Ocean acidifcation may impact algae by destroying their skeletons

It turns out that ocean acidification may impact oceans more than expected. Scientists have found that acidic oceans may weaken algal skeletons, reducing their performance and impacting other marine life further up the food chain.

The researchers made this latest discovery while working at volcanic vents in the Mediterranean, and then doing subsequent laboratory testing.

They found that three sites that they studied of high, medium, and low CO2 had evidence of the green algae, Acetabularia acetabulum, which is also known as “mermaid’s wineglass.” The researchers found that the algae varied from those with bright white “cups” at the low CO2 site to ones with bright green cups at the high CO2 site. Interestingly, those that were in acidic waters had a sheath of aragonite that was eroded and pitted.
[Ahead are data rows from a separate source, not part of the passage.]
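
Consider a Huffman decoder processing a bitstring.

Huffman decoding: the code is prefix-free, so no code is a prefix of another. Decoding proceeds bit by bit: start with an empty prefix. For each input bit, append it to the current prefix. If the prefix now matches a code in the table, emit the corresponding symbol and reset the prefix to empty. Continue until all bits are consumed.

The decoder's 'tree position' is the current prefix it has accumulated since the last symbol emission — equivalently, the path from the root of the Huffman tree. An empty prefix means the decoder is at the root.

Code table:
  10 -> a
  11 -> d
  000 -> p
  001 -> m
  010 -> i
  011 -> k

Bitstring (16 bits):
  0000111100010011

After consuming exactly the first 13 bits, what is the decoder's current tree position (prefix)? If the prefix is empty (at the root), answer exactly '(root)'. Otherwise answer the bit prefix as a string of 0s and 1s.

Answer: (root)

Derivation:
Bit 0: prefix='0' (no match yet)
Bit 1: prefix='00' (no match yet)
Bit 2: prefix='000' -> emit 'p', reset
Bit 3: prefix='0' (no match yet)
Bit 4: prefix='01' (no match yet)
Bit 5: prefix='011' -> emit 'k', reset
Bit 6: prefix='1' (no match yet)
Bit 7: prefix='11' -> emit 'd', reset
Bit 8: prefix='0' (no match yet)
Bit 9: prefix='00' (no match yet)
Bit 10: prefix='000' -> emit 'p', reset
Bit 11: prefix='1' (no match yet)
Bit 12: prefix='10' -> emit 'a', reset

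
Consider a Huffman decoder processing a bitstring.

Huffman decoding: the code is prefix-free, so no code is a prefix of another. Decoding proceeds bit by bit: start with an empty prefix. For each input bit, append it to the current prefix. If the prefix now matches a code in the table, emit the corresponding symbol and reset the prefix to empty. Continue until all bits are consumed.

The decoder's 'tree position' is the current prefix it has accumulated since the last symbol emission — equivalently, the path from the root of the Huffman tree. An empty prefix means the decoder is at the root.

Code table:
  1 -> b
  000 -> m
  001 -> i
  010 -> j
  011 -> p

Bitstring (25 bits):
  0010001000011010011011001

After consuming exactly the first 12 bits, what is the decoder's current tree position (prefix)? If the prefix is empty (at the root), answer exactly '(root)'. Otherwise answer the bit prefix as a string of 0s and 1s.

Answer: 01

Derivation:
Bit 0: prefix='0' (no match yet)
Bit 1: prefix='00' (no match yet)
Bit 2: prefix='001' -> emit 'i', reset
Bit 3: prefix='0' (no match yet)
Bit 4: prefix='00' (no match yet)
Bit 5: prefix='000' -> emit 'm', reset
Bit 6: prefix='1' -> emit 'b', reset
Bit 7: prefix='0' (no match yet)
Bit 8: prefix='00' (no match yet)
Bit 9: prefix='000' -> emit 'm', reset
Bit 10: prefix='0' (no match yet)
Bit 11: prefix='01' (no match yet)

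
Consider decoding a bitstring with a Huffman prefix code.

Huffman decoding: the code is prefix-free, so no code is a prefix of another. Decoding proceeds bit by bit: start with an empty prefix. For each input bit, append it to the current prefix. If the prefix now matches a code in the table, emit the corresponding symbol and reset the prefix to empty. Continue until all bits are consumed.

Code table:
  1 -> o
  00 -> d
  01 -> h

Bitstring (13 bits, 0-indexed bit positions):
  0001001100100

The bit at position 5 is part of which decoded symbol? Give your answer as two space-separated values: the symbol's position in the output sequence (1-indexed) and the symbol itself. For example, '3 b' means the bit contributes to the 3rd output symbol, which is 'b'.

Bit 0: prefix='0' (no match yet)
Bit 1: prefix='00' -> emit 'd', reset
Bit 2: prefix='0' (no match yet)
Bit 3: prefix='01' -> emit 'h', reset
Bit 4: prefix='0' (no match yet)
Bit 5: prefix='00' -> emit 'd', reset
Bit 6: prefix='1' -> emit 'o', reset
Bit 7: prefix='1' -> emit 'o', reset
Bit 8: prefix='0' (no match yet)
Bit 9: prefix='00' -> emit 'd', reset

Answer: 3 d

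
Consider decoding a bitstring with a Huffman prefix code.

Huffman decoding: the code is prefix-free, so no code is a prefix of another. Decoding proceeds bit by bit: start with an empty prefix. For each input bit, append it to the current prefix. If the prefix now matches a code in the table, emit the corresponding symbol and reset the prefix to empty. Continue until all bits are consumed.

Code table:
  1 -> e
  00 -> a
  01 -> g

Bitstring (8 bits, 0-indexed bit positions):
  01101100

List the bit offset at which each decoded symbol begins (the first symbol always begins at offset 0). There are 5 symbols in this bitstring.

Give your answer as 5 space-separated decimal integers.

Bit 0: prefix='0' (no match yet)
Bit 1: prefix='01' -> emit 'g', reset
Bit 2: prefix='1' -> emit 'e', reset
Bit 3: prefix='0' (no match yet)
Bit 4: prefix='01' -> emit 'g', reset
Bit 5: prefix='1' -> emit 'e', reset
Bit 6: prefix='0' (no match yet)
Bit 7: prefix='00' -> emit 'a', reset

Answer: 0 2 3 5 6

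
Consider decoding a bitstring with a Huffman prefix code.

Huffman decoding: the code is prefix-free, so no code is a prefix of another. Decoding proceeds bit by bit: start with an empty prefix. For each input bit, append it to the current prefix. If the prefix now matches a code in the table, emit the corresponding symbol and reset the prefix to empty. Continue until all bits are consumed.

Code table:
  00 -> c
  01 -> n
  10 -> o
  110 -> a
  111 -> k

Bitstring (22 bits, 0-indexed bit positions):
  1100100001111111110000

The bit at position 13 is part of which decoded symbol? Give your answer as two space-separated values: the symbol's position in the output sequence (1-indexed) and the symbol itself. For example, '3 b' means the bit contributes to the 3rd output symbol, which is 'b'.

Bit 0: prefix='1' (no match yet)
Bit 1: prefix='11' (no match yet)
Bit 2: prefix='110' -> emit 'a', reset
Bit 3: prefix='0' (no match yet)
Bit 4: prefix='01' -> emit 'n', reset
Bit 5: prefix='0' (no match yet)
Bit 6: prefix='00' -> emit 'c', reset
Bit 7: prefix='0' (no match yet)
Bit 8: prefix='00' -> emit 'c', reset
Bit 9: prefix='1' (no match yet)
Bit 10: prefix='11' (no match yet)
Bit 11: prefix='111' -> emit 'k', reset
Bit 12: prefix='1' (no match yet)
Bit 13: prefix='11' (no match yet)
Bit 14: prefix='111' -> emit 'k', reset
Bit 15: prefix='1' (no match yet)
Bit 16: prefix='11' (no match yet)
Bit 17: prefix='111' -> emit 'k', reset

Answer: 6 k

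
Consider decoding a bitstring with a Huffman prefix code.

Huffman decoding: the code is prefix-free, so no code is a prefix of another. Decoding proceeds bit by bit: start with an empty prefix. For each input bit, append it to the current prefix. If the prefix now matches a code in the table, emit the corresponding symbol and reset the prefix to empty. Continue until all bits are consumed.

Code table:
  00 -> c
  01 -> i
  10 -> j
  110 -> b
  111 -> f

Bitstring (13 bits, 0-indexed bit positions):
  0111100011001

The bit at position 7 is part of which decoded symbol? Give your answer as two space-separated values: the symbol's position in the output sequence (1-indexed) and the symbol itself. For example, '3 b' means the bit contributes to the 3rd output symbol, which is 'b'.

Answer: 4 i

Derivation:
Bit 0: prefix='0' (no match yet)
Bit 1: prefix='01' -> emit 'i', reset
Bit 2: prefix='1' (no match yet)
Bit 3: prefix='11' (no match yet)
Bit 4: prefix='111' -> emit 'f', reset
Bit 5: prefix='0' (no match yet)
Bit 6: prefix='00' -> emit 'c', reset
Bit 7: prefix='0' (no match yet)
Bit 8: prefix='01' -> emit 'i', reset
Bit 9: prefix='1' (no match yet)
Bit 10: prefix='10' -> emit 'j', reset
Bit 11: prefix='0' (no match yet)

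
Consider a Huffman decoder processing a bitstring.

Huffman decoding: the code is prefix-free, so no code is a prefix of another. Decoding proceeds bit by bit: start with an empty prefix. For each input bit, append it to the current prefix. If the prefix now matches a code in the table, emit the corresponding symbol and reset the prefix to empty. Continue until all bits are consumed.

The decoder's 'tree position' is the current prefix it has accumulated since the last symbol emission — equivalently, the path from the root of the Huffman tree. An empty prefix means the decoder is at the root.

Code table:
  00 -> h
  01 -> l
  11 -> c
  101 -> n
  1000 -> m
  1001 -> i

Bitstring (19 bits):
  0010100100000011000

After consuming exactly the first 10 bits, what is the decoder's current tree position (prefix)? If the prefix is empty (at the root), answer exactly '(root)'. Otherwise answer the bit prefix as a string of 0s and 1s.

Bit 0: prefix='0' (no match yet)
Bit 1: prefix='00' -> emit 'h', reset
Bit 2: prefix='1' (no match yet)
Bit 3: prefix='10' (no match yet)
Bit 4: prefix='101' -> emit 'n', reset
Bit 5: prefix='0' (no match yet)
Bit 6: prefix='00' -> emit 'h', reset
Bit 7: prefix='1' (no match yet)
Bit 8: prefix='10' (no match yet)
Bit 9: prefix='100' (no match yet)

Answer: 100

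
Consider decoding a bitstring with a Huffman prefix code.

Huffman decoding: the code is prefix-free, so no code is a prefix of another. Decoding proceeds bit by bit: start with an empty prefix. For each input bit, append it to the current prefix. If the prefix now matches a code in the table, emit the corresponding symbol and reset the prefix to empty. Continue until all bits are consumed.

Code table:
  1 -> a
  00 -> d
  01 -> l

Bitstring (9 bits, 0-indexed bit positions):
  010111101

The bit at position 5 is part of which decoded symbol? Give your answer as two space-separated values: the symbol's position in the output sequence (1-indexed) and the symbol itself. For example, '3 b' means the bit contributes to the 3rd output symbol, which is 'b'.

Answer: 4 a

Derivation:
Bit 0: prefix='0' (no match yet)
Bit 1: prefix='01' -> emit 'l', reset
Bit 2: prefix='0' (no match yet)
Bit 3: prefix='01' -> emit 'l', reset
Bit 4: prefix='1' -> emit 'a', reset
Bit 5: prefix='1' -> emit 'a', reset
Bit 6: prefix='1' -> emit 'a', reset
Bit 7: prefix='0' (no match yet)
Bit 8: prefix='01' -> emit 'l', reset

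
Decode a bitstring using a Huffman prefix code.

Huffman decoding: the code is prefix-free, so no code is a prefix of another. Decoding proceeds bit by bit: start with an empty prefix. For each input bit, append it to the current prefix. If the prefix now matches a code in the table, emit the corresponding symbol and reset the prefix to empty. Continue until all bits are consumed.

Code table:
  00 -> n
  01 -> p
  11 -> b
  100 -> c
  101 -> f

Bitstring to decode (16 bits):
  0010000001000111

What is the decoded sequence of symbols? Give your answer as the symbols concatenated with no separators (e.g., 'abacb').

Bit 0: prefix='0' (no match yet)
Bit 1: prefix='00' -> emit 'n', reset
Bit 2: prefix='1' (no match yet)
Bit 3: prefix='10' (no match yet)
Bit 4: prefix='100' -> emit 'c', reset
Bit 5: prefix='0' (no match yet)
Bit 6: prefix='00' -> emit 'n', reset
Bit 7: prefix='0' (no match yet)
Bit 8: prefix='00' -> emit 'n', reset
Bit 9: prefix='1' (no match yet)
Bit 10: prefix='10' (no match yet)
Bit 11: prefix='100' -> emit 'c', reset
Bit 12: prefix='0' (no match yet)
Bit 13: prefix='01' -> emit 'p', reset
Bit 14: prefix='1' (no match yet)
Bit 15: prefix='11' -> emit 'b', reset

Answer: ncnncpb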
In addition, they were 32 percent less calcified.

“Based upon current forecasts, many calcified organisms will be corroded by acidified waters by the end of the century,” said Jason Hall-Spencer, one of the researchers, in a news release. “What this study shows is that a dramatic weakening of algal skeletal strength can have implications for performance, which in turn could transform an entire ecosystem.”

These findings are important to note when considering oceanic ecosystems, which may rely largely on algae. This study, in particular, shows that ecosystems as a whole may be in danger as waters continue to acidify with increased CO2 entering the atmosphere.

The findings are published in the journal Biology Letters.
Catherine Griffin, Science World Report, 12 September 2015. Article.